Le Médiateur des entreprises

Renforcer la confiance entre les acteurs économiques

3 questions à Arnaud Lafont

"Les mesures annoncées pour juguler au mieux la crise sanitaire et préserver l'économie de la France ont largement cité la médiation comme un outil indispensable et complémentaire"

Arnaud Lafont est médiateur national délégué, en charge de l'animation du réseau des médiateurs

Les mesures annoncées pour juguler au mieux la crise sanitaire et préserver l'économie de la France ont largement cité la médiation comme un outil indispensable et complémentaire - Arnaud Lafont est médiateur national délégué, en charge de l'animation du réseau des médiateurs

Les chiffres montrent que l'activité de médiation ne cesse de croître... est-ce parce que les rapports entre entreprises se tendent, ou bien parce que la médiation est davantage connue ?

La médiation est de plus en plus connue en tant que mode amiable de résolution d’un différend, grâce notamment aux médias et aux professions juridiques, qui accompagnent davantage leurs clients vers la médiation.
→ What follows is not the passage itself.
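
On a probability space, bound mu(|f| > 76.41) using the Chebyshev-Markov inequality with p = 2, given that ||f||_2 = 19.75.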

L’Etat, lui-même, trace un chemin vers ce mode amiable dans la commande publique, comme y incite l’article 5 de la loi sur la justice du XXIème siècle (2018), et plus récemment encore la loi du 22 décembre 2021 pour la confiance dans l’institution judiciaire. Et les mesures annoncées pour juguler au mieux la crise sanitaire et préserver l’économie de la France ont largement cité la médiation comme un outil indispensable et complémentaire. Ainsi, la médiation commence à être désormais de mieux en mieux identifiée dans l’esprit de nombreux chefs d’entreprise.

 

Dans ce contexte, est-ce que la médiation est un outil créateur de confiance ?

Au regard de l’activité des juridictions civiles ou administratives, le nombre de saisines reçues par le Médiateur des entreprises dispose encore d’un potentiel d’accroissement important. De plus, ceux qui, par lassitude, crainte ou appréhension du coût financier, subissent sans réagir ni attaquer par les voies judiciaires, sont susceptibles à l’avenir de faire appel à la médiation. L’Etat les y engage notamment lorsque les montants financiers en jeu restent modestes. Il reste malgré tout beaucoup à faire. Nous essayons d’assurer un « service après-vente » pour analyser, à froid au bout de quelques mois, ce que les médiés ont pensé de la médiation et si les effets attendus, notamment la confiance retrouvée, se sont bien concrétisés. Et là, nous pouvons dire que la grande majorité des médiés interrogés sont satisfaits.

 

Dans les dossiers du Médiateur, constatez-vous que certaines entreprises abusent du rapport de force avec leurs fournisseurs, au détriment de ces derniers ?

Les abus peuvent se situer dans tous les secteurs d’activités, et de la part d’entreprises de toutes tailles. Néanmoins, le différentiel de taille entre deux acteurs économiques crée, volontairement ou pas, un rapport de force. C’est de ce rapport de forces que naît l’absence de dialogue. Lorsqu’il est trop important, les « faibles » n’osent pas saisir la médiation. Ce sont donc des cas que nous ne voyons malheureusement pas, ou trop tardivement. Lorsque nous sommes saisis, en revanche, cela contribue à rééquilibrer immédiatement le rapport de force, puisque l’acceptation d’une médiation de la part du donneur d’ordres (cela se passe ainsi dans la quasi-totalité des cas !) enclenche le processus de dialogue. Plus largement, le Médiateur de entreprises déploie des efforts pour débusquer les mauvaises pratiques et tenter, avec l’ensemble des acteurs concernés, de les éradiquer, notamment en promouvant des référentiels ou chartes de bonnes pratiques auxquels les acteurs peuvent adhérer librement, mais qui les engagent néanmoins vis-à-vis de leurs clients et de leurs fournisseurs. Rappeler cet engagement, certes non contraignant, aux signataires lorsqu’ils sont saisis pour une médiation est un réel levier pour engager un processus de médiation dans de bonnes conditions.